Sea shells, stones with holes, dried burs from a burdock plant, a pine cone, a swan's feather and shards of glass and pottery worn smooth by the elements - all things I've picked up over the past year as memories of days spent beachcombing or walking through woods and fields or by rivers and lakes.

Last Sunday, I decided it was time to let them go. I went to the beach, with all the items in a bag. It was a bright morning with a clear blue sky, but cold, and I had the shore to myself. I went to the edge of the sea, where the waves were lapping against the shingle, and threw each item in turn into the water. It seemed the right thing to do, and the right time to do it.

I suppose you could say it would have been more appropriate to do on New Year's Day, when everyone is trying to give something up to make room for change, but what people usually give up at the start of the year are things they regard as negative, such as smoking.

This was different. I wasn't wanting to forget or avoid anything, but my collection of curiosities had begun to gather dust on a shelf and by letting it go I was making room for new things to enter my life.
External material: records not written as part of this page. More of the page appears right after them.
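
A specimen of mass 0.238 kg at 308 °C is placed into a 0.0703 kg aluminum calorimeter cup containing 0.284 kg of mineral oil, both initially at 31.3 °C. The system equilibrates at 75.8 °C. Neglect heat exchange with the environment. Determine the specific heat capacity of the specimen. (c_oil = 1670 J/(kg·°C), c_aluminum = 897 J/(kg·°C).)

c ≈ 433 J/(kg·°C)

Net heat exchanged in the isolated system is zero:
0.238×c×(75.8 − 308) + 0.284×1670×(75.8 − 31.3) + 0.0703×897×(75.8 − 31.3) = 0
-55.26 c = -23912
c = -23912/-55.26 ≈ 432.7 J/(kg·°C)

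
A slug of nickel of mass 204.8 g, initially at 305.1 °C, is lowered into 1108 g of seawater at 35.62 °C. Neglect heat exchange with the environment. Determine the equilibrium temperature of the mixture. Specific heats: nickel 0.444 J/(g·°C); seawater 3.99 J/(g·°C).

|Q_nickel| = |Q_seawater|:
204.8*0.444*(305.1 − T) = 1108*3.99*(T − 35.62)
90.93(305.1 − T) = 4420.9(T − 35.62)
4511.9 T = 185216  ⇒  T ≈ 41.05 °C

T_f ≈ 41.1 °C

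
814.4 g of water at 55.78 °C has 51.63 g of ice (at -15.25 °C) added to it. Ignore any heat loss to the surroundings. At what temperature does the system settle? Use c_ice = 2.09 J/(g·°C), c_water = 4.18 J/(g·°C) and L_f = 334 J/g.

T_f ≈ 47.2 °C

Energy balance with sensible and latent terms:
warm ice to 0 °C: 51.63×2.09×(0 − (-15.25)) = 1645.6
  fusion: m_ice L_f = 51.63×334 = 17244
  warm the meltwater: 215.81 T
  water: 3404.2(T − 55.78)
3620 T = 189886 − 18890 = 170996
T ≈ 47.24 °C (positive, so assuming full melt was valid).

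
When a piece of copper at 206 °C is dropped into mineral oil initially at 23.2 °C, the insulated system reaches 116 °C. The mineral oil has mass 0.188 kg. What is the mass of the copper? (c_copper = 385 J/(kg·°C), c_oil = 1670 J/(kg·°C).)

|Q_copper| = |Q_oil|:
m·385·(206 − 116) = 0.188·1670·(116 − 23.2)
34650 m = 29135  ⇒  m ≈ 0.8409 kg

m ≈ 0.841 kg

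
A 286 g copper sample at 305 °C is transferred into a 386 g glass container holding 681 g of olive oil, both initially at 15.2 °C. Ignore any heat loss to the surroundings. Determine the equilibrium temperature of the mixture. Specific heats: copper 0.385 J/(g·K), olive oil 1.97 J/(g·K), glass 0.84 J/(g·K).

Let T be the final temperature. ΣQ_i = 0:
286*0.385*(T − 305) + 681*1.97*(T − 15.2) + 386*0.84*(T − 15.2) = 0
1775.9 T = 58904
T = 58904/1775.9 ≈ 33.17 °C

T_f ≈ 33.2 °C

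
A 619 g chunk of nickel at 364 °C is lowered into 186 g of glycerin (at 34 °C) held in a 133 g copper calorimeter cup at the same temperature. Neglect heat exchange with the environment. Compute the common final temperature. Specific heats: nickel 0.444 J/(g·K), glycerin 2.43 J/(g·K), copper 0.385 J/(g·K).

With ΣQ=0 the equilibrium temperature is the m·c-weighted mean:
T_f = (274.84*364 + 451.98*34 + 51.2*34) / (274.84 + 451.98 + 51.2)
    = 117149 / 778.02 ≈ 150.57 °C

T_f ≈ 150.6 °C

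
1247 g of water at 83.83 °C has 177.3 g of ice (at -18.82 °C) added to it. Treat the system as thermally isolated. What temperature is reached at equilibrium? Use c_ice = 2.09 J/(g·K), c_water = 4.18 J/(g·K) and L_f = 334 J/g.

Heat gained plus heat lost sum to zero:
warm ice to 0 °C: 177.3·2.09·(0 − (-18.82)) = 6973.9
  latent heat to melt: 177.3·334 = 59218
  warm the meltwater: 741.11 T
  water: 5212.5(T − 83.83)
5953.6 T = 436961 − 66192 = 370768
T ≈ 62.28 °C — above 0 °C, consistent with complete melting.

T_f ≈ 62.3 °C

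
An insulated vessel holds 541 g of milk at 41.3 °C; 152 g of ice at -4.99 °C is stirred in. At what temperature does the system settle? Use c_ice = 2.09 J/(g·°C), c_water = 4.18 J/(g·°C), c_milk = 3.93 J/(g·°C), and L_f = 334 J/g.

T_f ≈ 12.8 °C

Sum of m c ΔT and latent-heat terms is zero:
ice -4.99→0 °C: 152·2.09·4.99 = 1585.2; latent heat to melt: 152·334 = 50768; warm the meltwater: 635.36 T; milk cools: 541·3.93·(T − 41.3) = 2126.1(T − 41.3)
2761.5 T = 87809 − 52353 = 35456
T ≈ 12.84 °C — above 0 °C, consistent with complete melting.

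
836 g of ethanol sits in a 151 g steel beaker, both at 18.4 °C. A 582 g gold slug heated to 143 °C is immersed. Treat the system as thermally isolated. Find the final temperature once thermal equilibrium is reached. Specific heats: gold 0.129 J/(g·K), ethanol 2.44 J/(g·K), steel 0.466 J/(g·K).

Energy conservation, ΣQ = 0:
582*0.129*(T − 143) + 836*2.44*(T − 18.4) + 151*0.466*(T − 18.4) = 0
75.08(T − 143) + 2039.8(T − 18.4) + 70.37(T − 18.4) = 0
2185.3 T = 49564
T = 49564/2185.3 ≈ 22.68 °C

T_f ≈ 22.7 °C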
I don't find it easy to let go of things I value. I'm not kidding myself that a small heap of shells and pebbles is worth anything financially or even much in emotional terms, but I did feel a bit sad throwing these things into the sea, knowing I would probably never see them again.

Many years ago, in a meditation at a yoga class, I was asked to visualise something that was precious to me, then imagine putting it into a bubble and letting it drift up into the universe.

I couldn't do it.

It was at a time in my life when a long-term relationship was coming to an end, but I couldn't accept it was time to let go. But, however hard to you try, you cannot hold onto things forever. Trying to do so is difficult and rarely brings happiness.

I know that kind of letting go wasn't what the meditation was about. It was really saying that by sharing your joy with the world - symbolically letting it float into the universe - you were making this a happier place. You haven't lost that joy. It is still there - perhaps to be discovered anew, perhaps in another form, perhaps on another day.

That was why I cast my happy memories into the sea.

Walking back up the beach, I saw more stones with holes, more sea shells, more interesting pieces of flotsam and jetsam, transformed by the salty waves into strange items of beauty. I decided that I would start my new collection of curiosities with one thing from the beach. Almost immediately, I caught sight of a pebble that looked like a face and I decided that was it.

Yes, it does look a bit scary. I do accept that exchanging those happy memories for a stone shaped like Edvard Munch's The Scream could be considered a poor trade; possibly even a bad omen. But I'm not one for worrying too much about what the future will hold.

The Scream is a fascinating painting, supposedly drawn after Munch witnessed a volcanic eruption. He said:
“I was walking along a path with two friends - the sun was setting - suddenly the sky turned blood red—I paused, feeling exhausted, and leaned on the fence - there was blood and tongues of fire above the blue-black fjord and the city - my friends walked on, and I stood there trembling with anxiety - and I sensed an infinite scream passing through nature."

He also painted it at a time his sister was admitted to hospital with manic depression, and some people say his feelings about that are captured in this work of art.

Disasters and human suffering, need recognition as much as carefree days with blue skies and clear horizons, so I shall put my screaming stone onto my shelf for a while, until I decide to let that, too, go.